Pedro leyó el artículo en diagonal, buscando las palabras clave. A continuación, cerró la revista y, para su asombro, le indicó al vendedor que, además de su acostumbrada revista de negocios, le cobrara también aquélla.


¿Qué demonios le había sucedido?


Normalmente, pasaba el trayecto de treinta y cinco minutos desde la ciudad leyendo periódicos de economía o trabajando, pero aquel día algo le debía de haber nublado la razón.
Incluso el vendedor, que había doblado con cuidado la revista femenina dentro de la de economía, lo había mirado estupefacto.


Pedro se había percatado de aquella mirada y, tras haber pagado, se había alejado sintiéndose ridículo.


Para cuando llegó a casa, sin embargo, ya se había olvidado.


Claro que volvió a recordarlo inmediatamente cuando se encontró al objeto de su disgusto llamando al timbre de su casa. Pedro apagó el motor del coche, metió la prensa en el maletín y salió.
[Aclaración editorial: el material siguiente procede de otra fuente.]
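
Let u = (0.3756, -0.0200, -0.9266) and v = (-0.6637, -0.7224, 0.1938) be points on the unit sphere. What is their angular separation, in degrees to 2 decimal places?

u·v = -0.4144; |u| = 1.0000, |v| = 1.0000.
cos θ = (u·v)/(|u||v|) = -0.4144, so θ = 114.48°.

114.48°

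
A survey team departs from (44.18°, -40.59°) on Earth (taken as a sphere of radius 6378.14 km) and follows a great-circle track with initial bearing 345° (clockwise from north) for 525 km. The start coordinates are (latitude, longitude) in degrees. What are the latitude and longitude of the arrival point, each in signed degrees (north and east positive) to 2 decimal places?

48.72°, -42.44°

Angular distance δ = d/R = 525/6378.14 = 0.08231 rad; initial bearing θ = 6.0214 rad.
sin φ₂ = sin φ₁ cos δ + cos φ₁ sin δ cos θ = (0.6969)(0.9966) + (0.7172)(0.0822)(0.9659) = 0.7515, so φ₂ = 48.72°.
Δλ = atan2(sin θ sin δ cos φ₁, cos δ − sin φ₁ sin φ₂) = atan2(-0.0153, 0.4729) = -1.848°.
λ₂ = -40.590° − 1.848° = -42.44°.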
Se sentía molesto e intrigado. No le gustaban las sorpresas y le parecía que ya había perdido suficiente tiempo pensando en aquella mujer.


En cualquier caso, no podía negar que le interesaba. ¿Sería porque era famosa? ¿Le interesaría igual si no fuera conocida?


Haciendo un rápido examen de su cuerpo, Pedro decidió que le interesaría de todas maneras. Paula Summers era más delgada de lo que parecía en televisión, pero tenía bonitas curvas y caminaba como si supiera que los hombres la miraban.


Pedro se fijó en que llevaba unos vaqueros ajustados, que marcaban sus largas piernas, y la saludó con la cabeza cuando ella hizo un ademán elegante con la mano y avanzó hacia él.


Desde luego, parecía que se encontraba mucho mejor que la última vez que se habían visto. 


Estaba oscureciendo y las luces de seguridad del camino de entrada de casa de Pedro arrancaban reflejos preciosos de su pelo.


A juzgar por su apariencia perfecta, debía de haber encontrado su equipo de maquillaje. 


Además, lucía una practicada sonrisa en el rostro.


Al instante, Pedro se dijo a sí mismo que debía recordar que tenía ante sí a una periodista y que aquellas personas no sabía lo que significaba «extraoficial».


En cuanto la tuvo cerca, aquel pensamiento abandonó su mente y fue sustituido por un poderoso deseo que lo tomó completamente desprevenido y con fuerza.


Sí, era cierto que había transcurrido ya algún tiempo desde el último encuentro sexual que había habido en su vida, pero debería haber podido controlar su libido. Parecía un adolescente.


Pedro dio gracias al cielo por llevar un abrigo bien grueso.


—Buenas noches, vecino —lo saludó Paula sonriendo con precaución.


Pedro se le ocurrió que parecía algo nerviosa y aquello le pareció encantador. También peligroso. ¿Por qué una mujer que se ganaba la vida entrevistando personas y tranquilizándolas podía estar nerviosa?


—Hola, señora Summers —le contestó.


—Paula —le dijo ella—. He venido porque había pensado que podríamos volver a intentar eso de actuar como buenos vecinos. Esta vez, sin medicamentos de por medio.